Défi # 3 : Penser la possibilité d’une “descente” technologique
Dans la quasi-totalité des scénarios qu’il m’a été donné d’évaluer, la technologie joue un rôle transformateur clé et donne lieu à des hypothèses contrastées autour de ses modes d’émergence et d’approfondissement.
Ainsi, j’ai eu récemment l’opportunité de revoir les scénarios prospectifs conçus par un industriel français, membre éminent du CAC 40. Dans l’un des scénarios, la mise en place d’un nouvel environnement technologique a été paisiblement négociée par de multiples parties prenantes (États, entreprises, représentants de la société civile, etc.) afin d’atténuer et de s’adapter aux effets du réchauffement climatique. Dans un autre scénario, une sorte de système technique de surveillance de masse et de contrôle des comportements a été, au contraire, imposé par la force, sans recours à une quelconque forme de délibération. Ces deux scénarios semblent dessiner des sociétés apparemment très différentes. Tout compte fait, elles se rejoignent : toutes deux sont à la fois plus complexes et plus gourmandes en technologie et en information que la société de 2020.

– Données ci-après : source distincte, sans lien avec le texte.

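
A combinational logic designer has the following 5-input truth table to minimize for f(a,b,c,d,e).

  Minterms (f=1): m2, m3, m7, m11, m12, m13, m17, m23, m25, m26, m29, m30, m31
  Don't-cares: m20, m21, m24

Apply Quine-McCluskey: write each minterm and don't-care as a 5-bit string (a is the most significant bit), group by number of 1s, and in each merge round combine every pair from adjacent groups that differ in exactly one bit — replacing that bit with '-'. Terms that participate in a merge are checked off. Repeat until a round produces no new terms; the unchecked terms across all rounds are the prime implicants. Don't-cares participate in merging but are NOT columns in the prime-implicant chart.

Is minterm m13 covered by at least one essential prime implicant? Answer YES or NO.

YES

Round 0: 00010✓ 00011✓ 00111✓ 01011✓ 01100✓ 01101✓ 10001✓ 10100✓ 10101✓ 10111✓ 11000✓ 11001✓ 11010✓ 11101✓ 11110✓ 11111✓
Round 1: -0111 -1101 0-011 00-11 0001- 0110- 1-001✓ 1-101✓ 1-111✓ 10-01✓ 101-1✓ 1010- 11-01✓ 11-10 110-0 1100- 111-1✓ 1111-
Round 2: 1--01 1-1-1
PIs = {-0111, -1101, 0-011, 00-11, 0001-, 0110-, 1--01, 1-1-1, 1010-, 11-10, 110-0, 1100-, 1111-}
Coverage chart:
  m2: 0001- ←essential
  m3: 0-011,00-11,0001-
  m7: -0111,00-11
  m11: 0-011 ←essential
  m12: 0110- ←essential
  m13: -1101,0110-
  m17: 1--01 ←essential
  m23: -0111,1-1-1
  m25: 1--01,1100-
  m26: 11-10,110-0
  m29: -1101,1--01,1-1-1
  m30: 11-10,1111-
  m31: 1-1-1,1111-
Essential: 0-011, 0001-, 0110-, 1--01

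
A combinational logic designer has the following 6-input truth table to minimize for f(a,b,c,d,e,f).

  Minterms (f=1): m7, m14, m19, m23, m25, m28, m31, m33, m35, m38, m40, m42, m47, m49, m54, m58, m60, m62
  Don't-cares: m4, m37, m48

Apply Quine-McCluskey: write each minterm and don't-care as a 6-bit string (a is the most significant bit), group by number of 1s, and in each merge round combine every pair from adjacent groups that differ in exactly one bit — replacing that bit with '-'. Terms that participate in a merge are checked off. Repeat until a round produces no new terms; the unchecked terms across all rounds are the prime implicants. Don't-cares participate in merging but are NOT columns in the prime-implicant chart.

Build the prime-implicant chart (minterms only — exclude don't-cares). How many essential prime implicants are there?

Round 0: 000100 000111✓ 001110 010011✓ 010111✓ 011001 011100✓ 011111✓ 100001✓ 100011✓ 100101✓ 100110✓ 101000✓ 101010✓ 101111 110000✓ 110001✓ 110110✓ 111010✓ 111100✓ 111110✓
Round 1: -11100 0-0111 01-111 010-11 1-0001 1-0110 1-1010 100-01 1000-1 1010-0 11-110 11000- 111-10 1111-0
PIs = {-11100, 0-0111, 000100, 001110, 01-111, 010-11, 011001, 1-0001, 1-0110, 1-1010, 100-01, 1000-1, 1010-0, 101111, 11-110, 11000-, 111-10, 1111-0}
Coverage chart:
  m7: 0-0111 ←essential
  m14: 001110 ←essential
  m19: 010-11 ←essential
  m23: 0-0111,01-111,010-11
  m25: 011001 ←essential
  m28: -11100 ←essential
  m31: 01-111 ←essential
  m33: 1-0001,100-01,1000-1
  m35: 1000-1 ←essential
  m38: 1-0110 ←essential
  m40: 1010-0 ←essential
  m42: 1-1010,1010-0
  m47: 101111 ←essential
  m49: 1-0001,11000-
  m54: 1-0110,11-110
  m58: 1-1010,111-10
  m60: -11100,1111-0
  m62: 11-110,111-10,1111-0
Essential: -11100, 0-0111, 001110, 01-111, 010-11, 011001, 1-0110, 1000-1, 1010-0, 101111

10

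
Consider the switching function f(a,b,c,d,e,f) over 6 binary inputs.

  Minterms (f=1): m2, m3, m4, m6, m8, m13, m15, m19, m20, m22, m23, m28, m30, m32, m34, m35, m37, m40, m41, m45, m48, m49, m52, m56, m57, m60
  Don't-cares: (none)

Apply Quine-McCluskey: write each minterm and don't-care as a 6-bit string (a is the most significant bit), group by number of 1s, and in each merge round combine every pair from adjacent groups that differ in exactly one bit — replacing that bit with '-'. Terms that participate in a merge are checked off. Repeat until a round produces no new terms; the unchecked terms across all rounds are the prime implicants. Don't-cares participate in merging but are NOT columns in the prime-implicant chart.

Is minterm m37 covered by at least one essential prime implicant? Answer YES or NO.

[col 0] 000010*, 000011*, 000100*, 000110*, 001000*, 001101*, 001111*, 010011*, 010100*, 010110*, 010111*, 011100*, 011110*, 100000*, 100010*, 100011*, 100101*, 101000*, 101001*, 101101*, 110000*, 110001*, 110100*, 111000*, 111001*, 111100*
[col 1] -00010*, -00011*, -01000, -01101, -10100*, -11100*, 0-0011, 0-0100*, 0-0110*, 000-10, 00001-*, 0001-0*, 0011-1, 01-100*, 01-110*, 010-11, 0101-0*, 01011-, 0111-0*, 1-0000*, 1-1000*, 1-1001*, 10-000*, 10-101, 1000-0, 10001-*, 101-01, 10100-*, 11-000*, 11-001*, 11-100*, 110-00*, 11000-*, 111-00*, 11100-*
[col 2] -0001-, -1-100, 0-01-0, 01-1-0, 1--000, 1-100-, 11--00, 11-00-
Prime implicants: -0001-, -01000, -01101, -1-100, 0-0011, 0-01-0, 000-10, 0011-1, 01-1-0, 010-11, 01011-, 1--000, 1-100-, 10-101, 1000-0, 101-01, 11--00, 11-00-
PI chart (minterm → PIs covering it):
  2 | -0001-,000-10
  3 | -0001-,0-0011
  4 | 0-01-0  (sole → essential)
  6 | 0-01-0,000-10
  8 | -01000  (sole → essential)
  13 | -01101,0011-1
  15 | 0011-1  (sole → essential)
  19 | 0-0011,010-11
  20 | -1-100,0-01-0,01-1-0
  22 | 0-01-0,01-1-0,01011-
  23 | 010-11,01011-
  28 | -1-100,01-1-0
  30 | 01-1-0  (sole → essential)
  32 | 1--000,1000-0
  34 | -0001-,1000-0
  35 | -0001-  (sole → essential)
  37 | 10-101  (sole → essential)
  40 | -01000,1--000,1-100-
  41 | 1-100-,101-01
  45 | -01101,10-101,101-01
  48 | 1--000,11--00,11-00-
  49 | 11-00-  (sole → essential)
  52 | -1-100,11--00
  56 | 1--000,1-100-,11--00,11-00-
  57 | 1-100-,11-00-
  60 | -1-100,11--00
Essential prime implicants: -0001-, -01000, 0-01-0, 0011-1, 01-1-0, 10-101, 11-00-

YES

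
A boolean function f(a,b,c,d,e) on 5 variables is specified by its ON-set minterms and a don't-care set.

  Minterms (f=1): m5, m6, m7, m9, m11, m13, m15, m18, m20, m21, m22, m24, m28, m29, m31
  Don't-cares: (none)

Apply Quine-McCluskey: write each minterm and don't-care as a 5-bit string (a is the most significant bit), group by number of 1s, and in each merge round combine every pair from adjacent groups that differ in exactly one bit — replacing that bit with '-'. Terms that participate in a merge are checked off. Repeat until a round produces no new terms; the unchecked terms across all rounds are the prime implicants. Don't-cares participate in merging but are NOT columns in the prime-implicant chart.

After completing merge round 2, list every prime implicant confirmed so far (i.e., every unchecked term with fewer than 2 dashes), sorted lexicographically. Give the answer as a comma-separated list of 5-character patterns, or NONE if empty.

-0110, 0011-, 10-10, 101-0, 11-00

[col 0] 00101*, 00110*, 00111*, 01001*, 01011*, 01101*, 01111*, 10010*, 10100*, 10101*, 10110*, 11000*, 11100*, 11101*, 11111*
[col 1] -0101*, -0110, -1101*, -1111*, 0-101*, 0-111*, 001-1*, 0011-, 01-01*, 01-11*, 010-1*, 011-1*, 1-100*, 1-101*, 10-10, 101-0, 1010-*, 11-00, 111-1*, 1110-*
[col 2] --101, -11-1, 0-1-1, 01--1, 1-10-
Prime implicants: --101, -0110, -11-1, 0-1-1, 0011-, 01--1, 1-10-, 10-10, 101-0, 11-00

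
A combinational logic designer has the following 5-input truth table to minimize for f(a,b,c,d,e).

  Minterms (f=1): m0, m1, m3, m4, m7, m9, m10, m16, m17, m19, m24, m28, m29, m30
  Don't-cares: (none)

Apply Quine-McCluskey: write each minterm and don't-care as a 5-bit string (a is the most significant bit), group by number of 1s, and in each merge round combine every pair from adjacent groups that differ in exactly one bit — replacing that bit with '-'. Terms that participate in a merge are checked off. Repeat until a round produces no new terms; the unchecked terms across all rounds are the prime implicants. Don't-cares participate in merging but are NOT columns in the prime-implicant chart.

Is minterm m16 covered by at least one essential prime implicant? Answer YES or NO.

[col 0] 00000*, 00001*, 00011*, 00100*, 00111*, 01001*, 01010, 10000*, 10001*, 10011*, 11000*, 11100*, 11101*, 11110*
[col 1] -0000*, -0001*, -0011*, 0-001, 00-00, 00-11, 000-1*, 0000-*, 1-000, 100-1*, 1000-*, 11-00, 111-0, 1110-
[col 2] -00-1, -000-
Prime implicants: -00-1, -000-, 0-001, 00-00, 00-11, 01010, 1-000, 11-00, 111-0, 1110-
PI chart (minterm → PIs covering it):
  0 | -000-,00-00
  1 | -00-1,-000-,0-001
  3 | -00-1,00-11
  4 | 00-00  (sole → essential)
  7 | 00-11  (sole → essential)
  9 | 0-001  (sole → essential)
  10 | 01010  (sole → essential)
  16 | -000-,1-000
  17 | -00-1,-000-
  19 | -00-1  (sole → essential)
  24 | 1-000,11-00
  28 | 11-00,111-0,1110-
  29 | 1110-  (sole → essential)
  30 | 111-0  (sole → essential)
Essential prime implicants: -00-1, 0-001, 00-00, 00-11, 01010, 111-0, 1110-

NO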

Ces trois défis ne sont que le début d’une liste qui ne fait que s’allonger à mesure que notre expérience s’accroît. Et vous, quels défis proposez-vous de relever lors de la construction de scénarios prospectifs ?
Note : pour aller plus loin, voir l’ouvrage Prospective : Anticiper, décider et agir dans l’incertitude paru en septembre 2020 aux presses de l’EPFL.
Merci Thomas pour cet angle d’attaque structurant ! Un autre défi que j’aime bien relever, c’est celui de prendre en compte les invariants de l’être humain. Nos usages évoluent, mais quid de nos comportements, de nos moteurs et de nos peurs ?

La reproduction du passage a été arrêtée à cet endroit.